My understanding is that one of the rationalizations behind African slavery made by whites before the Civil War is that the South depended on the unpaid labor of slaves to bolster the economy. If this understanding is correct, did the South indeed suffer economically after emancipation due to the sudden increase in labor prices?
The Southern economy was indeed in bad shape for years following the Civil War. To be sure, emancipation was a factor, but not because of an increase in labor prices. Emancipation was a major blow to the southern economy because slaves were collectively worth a huge amount of money. With the destruction of the slave system, many affluent families lost much of their wealth. Landowners could no longer use slaves as collateral, which had been the standard practice before the war whenever a plantation owner needed to raise capital. Emancipation therefore contributed to a credit crisis in the postwar South. Credit is essential for any market economy, and the lack of it can mean economic stagnation. To buy equipment and other supplies, farmers (particularly in the Deep South) had to deal with local merchants and Northern banks, generally using liens on next year's crop as collateral. Doing so meant that they had to focus on growing cotton, which remained a cash crop after the war. Indeed, many local merchants demanded that they be paid in cotton. That, in turn, meant that farmers did not diversify their crops, leaving them more vulnerable to downturns in the cotton market. But while conditions were bad for white farmers, they were often just as bad or worse for blacks.
Many freed blacks were ill-prepared for freedom, having had little to no experience with negotiating wages or obtaining credit. Also, freedom was all they got after the war; the federal government allocated insufficient resources to protecting freedmen against racist whites and did not parcel out any land for ex-slaves.

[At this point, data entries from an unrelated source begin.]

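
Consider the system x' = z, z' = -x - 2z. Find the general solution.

Coefficient matrix A = [[0, 1], [-1, -2]].
Characteristic polynomial det(A - λI) = λ^2 + 2λ + 1 = 0.
Single eigenvalue λ = -1 with algebraic multiplicity 2.
Eigenvector v = (-1,1); generalized eigenvector w with (A-λI)w=v is (-3,2).
General solution: e^(-t)[K_1·v + K_2·(t·v + w)].

x(t) = -K_1e^(-t) - K_2te^(-t) - 3K_2e^(-t), z(t) = K_1e^(-t) + K_2te^(-t) + 2K_2e^(-t)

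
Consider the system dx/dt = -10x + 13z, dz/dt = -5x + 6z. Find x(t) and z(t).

x(t) = -3C_1e^(-2t)sin(t) + 2C_1e^(-2t)cos(t) + 2C_2e^(-2t)sin(t) + 3C_2e^(-2t)cos(t), z(t) = -2C_1e^(-2t)sin(t) + C_1e^(-2t)cos(t) + C_2e^(-2t)sin(t) + 2C_2e^(-2t)cos(t)

Coefficient matrix A = [[-10, 13], [-5, 6]].
Characteristic polynomial det(A - λI) = λ^2 + 4λ + 5 = 0.
Eigenvalues λ = -2 ± i (complex conjugate pair).
For λ=-2+i: an eigenvector is (2,1) - i(-3,-2) = (2 + 3i, 1 + 2i).
A real fundamental pair from Re and Im of e^((-2+i)t)v: X_1 = e^(-2t)(cos(t)·(2,1) + sin(t)·(-3,-2)), X_2 = e^(-2t)(sin(t)·(2,1) - cos(t)·(-3,-2)).
General solution: C_1X_1 + C_2X_2.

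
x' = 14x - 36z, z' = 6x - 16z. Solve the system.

x(t) = -3K_1e^(2t) - 2K_2e^(-4t), z(t) = -K_1e^(2t) - K_2e^(-4t)

Coefficient matrix A = [[14, -36], [6, -16]].
Characteristic polynomial det(A - λI) = λ^2 + 2λ - 8 = 0.
Eigenvalues λ = 2, -4.
For λ=2: (A-λI) row 1 is [12, -36], so an eigenvector is (-3, -1).
For λ=-4: (A-λI) row 1 is [18, -36], so an eigenvector is (-2, -1).
General solution: K_1e^(2t)(-3,-1) + K_2e^(-4t)(-2,-1).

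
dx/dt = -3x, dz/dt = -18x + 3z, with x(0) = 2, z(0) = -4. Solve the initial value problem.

x(t) = 2e^(-3t), z(t) = -10e^(3t) + 6e^(-3t)

Coefficient matrix A = [[-3, 0], [-18, 3]].
Characteristic polynomial det(A - λI) = λ^2 - 9 = 0.
Eigenvalues λ = 3, -3.
For λ=3: (A-λI) row 1 is [-6, 0], so an eigenvector is (0, -1).
For λ=-3: (A-λI) row 2 is [-18, 6], so an eigenvector is (-1, -3).
General solution: c_1e^(3t)(0,-1) + c_2e^(-3t)(-1,-3).
Applying x(0)=2, z(0)=-4 gives c_1=10, c_2=-2.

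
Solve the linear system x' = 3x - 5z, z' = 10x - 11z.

x(t) = -2K_1e^(-4t)sin(t) - K_1e^(-4t)cos(t) - K_2e^(-4t)sin(t) + 2K_2e^(-4t)cos(t), z(t) = -3K_1e^(-4t)sin(t) - K_1e^(-4t)cos(t) - K_2e^(-4t)sin(t) + 3K_2e^(-4t)cos(t)

Coefficient matrix A = [[3, -5], [10, -11]].
Characteristic polynomial det(A - λI) = λ^2 + 8λ + 17 = 0.
Eigenvalues λ = -4 ± i (complex conjugate pair).
For λ=-4+i: an eigenvector is (-1,-1) - i(-2,-3) = (-1 + 2i, -1 + 3i).
A real fundamental pair from Re and Im of e^((-4+i)t)v: X_1 = e^(-4t)(cos(t)·(-1,-1) + sin(t)·(-2,-3)), X_2 = e^(-4t)(sin(t)·(-1,-1) - cos(t)·(-2,-3)).
General solution: K_1X_1 + K_2X_2.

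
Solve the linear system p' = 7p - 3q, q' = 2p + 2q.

p(t) = -3c_1e^(5t) + c_2e^(4t), q(t) = -2c_1e^(5t) + c_2e^(4t)

Coefficient matrix A = [[7, -3], [2, 2]].
Characteristic polynomial det(A - λI) = λ^2 - 9λ + 20 = 0.
Eigenvalues λ = 5, 4.
For λ=5: (A-λI) row 1 is [2, -3], so an eigenvector is (-3, -2).
For λ=4: (A-λI) row 1 is [3, -3], so an eigenvector is (1, 1).
General solution: c_1e^(5t)(-3,-2) + c_2e^(4t)(1,1).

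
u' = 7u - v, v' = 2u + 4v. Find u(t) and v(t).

Coefficient matrix A = [[7, -1], [2, 4]].
Characteristic polynomial det(A - λI) = λ^2 - 11λ + 30 = 0.
Eigenvalues λ = 5, 6.
For λ=5: (A-λI) row 1 is [2, -1], so an eigenvector is (1, 2).
For λ=6: (A-λI) row 1 is [1, -1], so an eigenvector is (-1, -1).
General solution: K_1e^(5t)(1,2) + K_2e^(6t)(-1,-1).

u(t) = K_1e^(5t) - K_2e^(6t), v(t) = 2K_1e^(5t) - K_2e^(6t)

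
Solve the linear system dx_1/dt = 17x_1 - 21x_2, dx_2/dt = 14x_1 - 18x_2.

Coefficient matrix A = [[17, -21], [14, -18]].
Characteristic polynomial det(A - λI) = λ^2 + λ - 12 = 0.
Eigenvalues λ = -4, 3.
For λ=-4: (A-λI) row 1 is [21, -21], so an eigenvector is (1, 1).
For λ=3: (A-λI) row 1 is [14, -21], so an eigenvector is (3, 2).
General solution: C_1e^(-4t)(1,1) + C_2e^(3t)(3,2).

x_1(t) = C_1e^(-4t) + 3C_2e^(3t), x_2(t) = C_1e^(-4t) + 2C_2e^(3t)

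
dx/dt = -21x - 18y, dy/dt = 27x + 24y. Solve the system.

x(t) = 2c_1e^(6t) + c_2e^(-3t), y(t) = -3c_1e^(6t) - c_2e^(-3t)

Coefficient matrix A = [[-21, -18], [27, 24]].
Characteristic polynomial det(A - λI) = λ^2 - 3λ - 18 = 0.
Eigenvalues λ = 6, -3.
For λ=6: (A-λI) row 1 is [-27, -18], so an eigenvector is (2, -3).
For λ=-3: (A-λI) row 1 is [-18, -18], so an eigenvector is (1, -1).
General solution: c_1e^(6t)(2,-3) + c_2e^(-3t)(1,-1).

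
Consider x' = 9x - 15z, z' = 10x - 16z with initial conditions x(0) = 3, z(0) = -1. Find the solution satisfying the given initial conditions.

x(t) = 12e^(-t) - 9e^(-6t), z(t) = 8e^(-t) - 9e^(-6t)

Coefficient matrix A = [[9, -15], [10, -16]].
Characteristic polynomial det(A - λI) = λ^2 + 7λ + 6 = 0.
Eigenvalues λ = -1, -6.
For λ=-1: (A-λI) row 1 is [10, -15], so an eigenvector is (-3, -2).
For λ=-6: (A-λI) row 1 is [15, -15], so an eigenvector is (-1, -1).
General solution: c_1e^(-t)(-3,-2) + c_2e^(-6t)(-1,-1).
Applying x(0)=3, z(0)=-1 gives c_1=-4, c_2=9.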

Racial animus remained high, and many white farmers sought to reduce blacks to a state as close to slavery as possible. Sharecropping, in which tenant farmers could work a parcel of land in return for paying the landowner a share of the crops produced, was effective in carrying out this goal. Because the land fees were generally established before the harvest, a sharecropper had no protection in case of a bad year. Many white farmers became sharecroppers as well, but blacks were often charged higher interest rates.
A more egregious way in which many Southern states reduced blacks to a state of near slavery was convict leasing, whereby anyone convicted of a crime could be leased out to do manual labor (think chain gangs). The Thirteenth Amendment states, in part:
Neither slavery nor involuntary servitude, except as a punishment for crime whereof the party shall have been duly convicted, shall exist within the United States, or any place subject to their jurisdiction.
Emphasis mine. What this meant was that any convict could be treated much like a slave, although there were two major differences. First, such treatment was (usually) temporary; convicts only had to do such labor for as long as their sentence lasted, rather than their entire lives. Second, the labor was often even more brutal than slave labor had been. Because the international slave trade had been banned in the early 1800s, there was a finite supply of slaves in the US before the Civil War. Slaves were therefore expensive, particularly when cotton prices spiked in the 1850s. As a result, slaveowners generally tried to recoup their investments by making sure that their slaves remained healthy enough to work. But convicts were cheap. It was not difficult for whites to have black people arrested and convicted of crimes such as vagrancy, owing money, or petty larceny. Often, the only evidence required was a mere accusation that the black person in question had committed a crime. Once they were convicts, blacks could be worked to death with no repercussions. Much of the work that convicts had to do was related to rebuilding the infrastructure that had been destroyed in the war and also industrializing the South - tasks like coal mining and road construction. These are very difficult jobs that free men would not do at the price that most industrialists were willing to pay. As one Southern businessman put it in an 1883 letter:
Before the war, we owned the negroes. If a man had a good negro, he could afford to take care of him; if he was sick get him a doctor. He might even put gold plugs in his teeth. But these convicts, we don't own 'em. One dies, get another.
Convict leasing and sharecropping both represent Southern whites circumventing higher labor prices for blacks in order to rebuild the prewar labor system. But doing this came at a heavy price. Despite industrializing, large parts of the South remained desperately poor for decades following the war. Racism did not only hurt blacks - it hurt poor whites too, because so many of them were likewise forced into a dead-end life of sharecropping and debt peonage. Few saw any real benefit in pursuing education, since there were not many opportunities for skilled laborers outside of the big cities. This combination of lack of education and massive debt kept many blacks in the South until advancements in the cotton gin and a wave of boll weevil infestations that devastated cotton crops left many black farmers out of work, and free to move North.
Sources:
Blackmon, Douglas, Slavery By Another Name: The Re-enslavement of African Americans from the Civil War to World War II. Anchor, 2009.
Foner, Eric. Reconstruction: America's Unfinished Revolution, 1863-1877. Harper, 1989.
Lichtenstein, Alex. Twice The Work of Free Labor: The Political Economy of Convict Labor in the New South. Verso, 1996.
Ransom, Roger and Sutch, Richard. One Kind Of Freedom. Cambridge, 1977.